The bridge was closed on July 7.


After months of closure, and hardship to commuters, the Third Mainland Bridge , the longest bridge connecting Lagos Island to the mainland was re-opened on Tuesday, earlier than estimated.

Rehabilitations on the bridge started in July resulting in its partial closure.

Reports had been rife that the bridge was oscillating in 2006. This led to the inspection of the bridge and the eventual rehabilitation and replacement of expansion joints in July.

Speaking on the occasion of the re-opening of the bridge, the Minister of Works, Mike Onolememen said he is delighted that the project was delivered 10 days ahead of schedule.

He said that the contract was “completed at the awarded contract sum, devoid of variation”.

The contract was awarded to Messrs Borini Prono Company Nig. Ltd at the cost of N1.05 billion.

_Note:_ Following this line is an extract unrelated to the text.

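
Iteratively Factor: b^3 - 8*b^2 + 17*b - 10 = (b - 2)*(b^2 - 6*b + 5) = (b - 5)*(b - 2)*(b - 1)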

The minister thanked the contractors as well as agencies concerned for providing security and effectively managing traffic during the period.

The minister urged the public to disregard speculation disparaging the integrity of the bridge. He said his ministry used under-water divers to assess the bridge and certified it fit.

“The structural elements are intact,” he said.

While inspecting an expansion joint on the bridge, the minister said that there was a need for the laid pipes to be strengthened so that the street lights could work.

“We would take a step further and rehabilitate the street lights,” he said.

Mr. Onolememen said that the ministry would move to the Marine Bridge in Lagos, Murtala Mohammed Bridge in Lokoja, and other bridges requiring attention across the country before the end of the year, to make travelling easy.

Relief to motorists

Motorists heaved a sigh of relief after months of manic traffic.

A motorist, Joshua Imokhare, said that he was pleasantly surprised when he heard that the bridge had been opened.

“Such a thing is rare to come by in Nigeria because there have been many projects that never met the schedule,” Mr. Imokhare said.

“I was surprised when I learnt that the bridge was opened and I was among the first motorists to ply it,’’ another motorist, Abiodun Anjorin said.

“The reopening of the bridge today will ease the traffic gridlock experienced since the repair work began; such affected our operations, especially with this lingering fuel scarcity,” Musiliu Ajibade, a commercial bus driver, said.